Magnesium was added to the melt (including the prototype) wrapped in aluminum foil. ESU; And compare the values of the properties of the material - the prototype (M 11), manufactured under the same conditions as the claimed material, then the properties of the latter are 1.5-10 times higher.

Metallographic and microstructural studies show that aluminum carbides are absent in the compositions of the claimed alloy, while silicon and iron carbides were found in addition to aluminum carbide in the structure of the prototype material and the material whose elements are out of bounds. nickel.

The use of low-cost and affordable elements (copper, silicon) as a base hardener for aluminum alloys, as well as a graphite component, which sharply increases antifriction

properties, combined with the possibility of holding at elevated temperatures, provide the alloy with accessibility to mass introduction. Materials are recommended instead of expensive and scarce

alloys on a copper and iron basis.

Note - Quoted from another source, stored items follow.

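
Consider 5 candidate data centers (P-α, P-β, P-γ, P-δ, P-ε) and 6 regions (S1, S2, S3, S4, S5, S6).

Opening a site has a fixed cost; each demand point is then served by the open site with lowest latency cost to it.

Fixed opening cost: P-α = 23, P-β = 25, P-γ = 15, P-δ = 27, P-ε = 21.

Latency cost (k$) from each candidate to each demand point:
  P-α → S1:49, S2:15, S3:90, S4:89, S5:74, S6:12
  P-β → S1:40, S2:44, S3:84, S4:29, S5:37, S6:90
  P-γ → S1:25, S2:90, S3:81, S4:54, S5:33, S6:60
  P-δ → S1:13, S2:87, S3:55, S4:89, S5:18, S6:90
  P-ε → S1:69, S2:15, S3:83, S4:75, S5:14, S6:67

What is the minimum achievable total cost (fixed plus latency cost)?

Open {P-α, P-β, P-δ}: assign each demand point to its cheapest open site.
  S1→P-δ 13, S2→P-α 15, S3→P-δ 55, S4→P-β 29, S5→P-δ 18, S6→P-α 12
  latency cost 142, fixed 75 → total 217.
Compare {P-α, P-γ, P-δ}: latency cost 167 + fixed 65 = 232.
Compare {P-α, P-β, P-γ, P-δ}: latency cost 142 + fixed 90 = 232.
Compare {P-α, P-β, P-δ, P-ε}: latency cost 138 + fixed 96 = 234.
All other subsets cost ≥ 232. Minimum total cost: 217.

217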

As necessary, to increase the strength properties of the alloy can be subjected to heat treatment.

Claims (1)

The claims An aluminum based alloy containing magnesium, silicon and graphite, characterized in that which, in order to increase the antifriction and mechanical properties, it additionally contains copper, iron and nickel in the following ratio of components, May. %: Magnesium 0.3-1.5 Graphite 0 5-3.0 Copper 4.5-30.0 Silicon 0.5-6.5 Iron0.1-0.5 Nickel 0.1-0.5 Aluminum Else, moreover, the ratio of the total content of silicon, iron and nickel to the content of copper is 1: 4.